Avloniy publia également la revue intitulée Ma’rifat, à travers laquelle il cherchait à promouvoir des transformations sociales profondes. Son œuvre était orientée vers le renouveau de la société, la justice sociale et la préservation de l’identité nationale. Il fut l’un des premiers à éveiller l’intérêt pour l’étude de la littérature mondiale dans le domaine de l’éducation et contribua, par ses écrits, à la formation d’une nouvelle génération éclairée (Farxodjon o‘g‘li, S. B., 2024).

La jeunesse au cœur du projet jadid

La question de la formation d’une génération accomplie (barkamol avlod) occupait une place centrale dans la pensée jadide. Les Jadids voyaient dans la jeunesse la principale force motrice du changement. Ils cherchaient à former des jeunes non seulement instruits, mais également moralement responsables, patriotes et capables de penser de manière autonome.
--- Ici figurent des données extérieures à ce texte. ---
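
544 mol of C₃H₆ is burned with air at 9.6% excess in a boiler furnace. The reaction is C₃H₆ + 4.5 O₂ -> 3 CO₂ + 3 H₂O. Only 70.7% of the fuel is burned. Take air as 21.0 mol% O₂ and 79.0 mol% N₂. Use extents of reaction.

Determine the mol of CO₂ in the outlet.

1150 mol

Stoichiometric O₂ = 4.5 × 544 = 2448 mol; O₂ fed = 2448 × 1.096 = 2683 mol.
N₂ fed = 2683 × 79/21 = 10090 mol.
Fuel reacted = 0.707 × 544 → ξ = 384.6 mol.
Outlet (n = n₀ + ν ξ):
  C₃H₆: 544 − 1(384.6) = 159.4
  O₂: 2683 − 4.5(384.6) = 952.3
  N₂: 10090 (inert)
  CO₂: 0 + 3(384.6) = 1154
  H₂O: 0 + 3(384.6) = 1154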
Selon leur vision, une génération accomplie devait réunir plusieurs qualités essentielles : la maîtrise du savoir moderne, l’attachement aux valeurs nationales, l’esprit critique, la créativité et le sens du devoir envers la société. L’éducation devait ainsi former des médecins, juristes, enseignants, économistes et intellectuels aptes à conduire le Turkestan vers l’indépendance et la prospérité.

Jadidisme et la langue maternelle

Les Jadids ont apporté une contribution majeure à la préservation de l’identité de la langue maternelle et à son développement. Selon Raxmatullayevna, A. M. (2025), les Jadids ont placé la langue maternelle au centre de leurs préoccupations intellectuelles et éducatives.

En Asie centrale, de nombreuses grandes figures littéraires sont issues de l’Ouzbékistan. D’Alisher Navoï à Mahmudxo‘ja Behbudiy, ces penseurs ont permis aux langues centrasiatiques de développer une littérature propre, atteignant un niveau de prestige comparable à celui de la littérature occidentale. Si les fondements classiques de la langue littéraire ouzbèke furent établis à l’époque de Navoï, c’est à la fin du XIXᵉ siècle et au début du XXᵉ siècle que le mouvement jadidiste entreprit la tâche de l’adapter aux exigences de la modernité, de la rendre plus accessible au peuple et de la normaliser (O‘tkir ovna, E. M., 2025).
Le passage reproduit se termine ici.